Морис между тем продолжал:

— Если он не собирается ничего предпринять, зачем же держать тебя взаперти? — Морис говорил негромко, но теперь его пронзительный, насмешливый голос заставил ее поморщиться, как от боли. — Почему они никого не подпускают к тебе? Ты сама, наверно, чувствуешь — все это плохо пахнет.

Симона с минуту помолчала.

— Мадам чуть удар не хватил от злости, — призналась она. — Мадам меня терпеть не может. Но из этого еще не следует, что дядя Проспер задумал против меня какую-нибудь подлость. Ведь вы сами сказали, — продолжала она наперекор логике, и в голосе ее прозвучало торжество, — что со стороны бошей мне ничего не грозит, потому что я это сделала до их прихода. Сказали вы это или нет?

— Не старайся выглядеть глупее, чем ты есть, — отвечал Морис, с трудом сохраняя спокойствие, — ты сама прекрасно все знаешь.

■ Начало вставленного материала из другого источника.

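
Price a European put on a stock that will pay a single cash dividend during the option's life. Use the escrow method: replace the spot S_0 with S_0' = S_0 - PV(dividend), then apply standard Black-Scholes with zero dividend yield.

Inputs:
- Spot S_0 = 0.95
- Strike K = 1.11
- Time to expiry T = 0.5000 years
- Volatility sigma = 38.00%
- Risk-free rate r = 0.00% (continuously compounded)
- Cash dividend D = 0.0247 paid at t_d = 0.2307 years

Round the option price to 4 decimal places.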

— У нас с тобой нет времени препираться, Симона, — пресек он всякие дальнейшие разговоры. — Как знать, надолго ли еще они намерены оставить тебя в покое. Возможно, что они уже сегодня примутся за тебя, да и, кроме того, я к тебе до отъезда больше не попаду. Поверь мне: дело твое дрянь, против тебя определенно что-то плетется здесь. Нам с тобой надо прийти к какому-нибудь решению сегодня, сейчас. Я предлагаю тебе: я возьму тебя с собой в неоккупированную зону. — Он говорил как мог равнодушнее, он не смотрел на нее.

Симону залила горячая волна счастья и гордости. Не Луизон берет он с собой, не одну из тех девушек, с которыми он гуляет. Несомненно, с нею у него будет много лишних хлопот. Но она доказала ему, что стоит рады нее пойти на риск и трудности.

— Как прекрасно, Морис, что вы хотите это для меня сделать, — говорит она. Она сидит на своем камне, смотрит прямо перед собой, вокруг губ ее вьется чуть заметная улыбка. Она представляет себе, как едет ночью с ним через всю Францию, доверяясь ему во всем. Возможно, чтобы попасть в неоккупированную зону, им кое-где придется переправляться через Луару. Она представляет себе: они в лодке, их обстреливают, но она ничуть не боится, потому что он рядом. А может, им придется переправляться вплавь — хорошо, что она прекрасно плавает. Ах, как это все чудесно.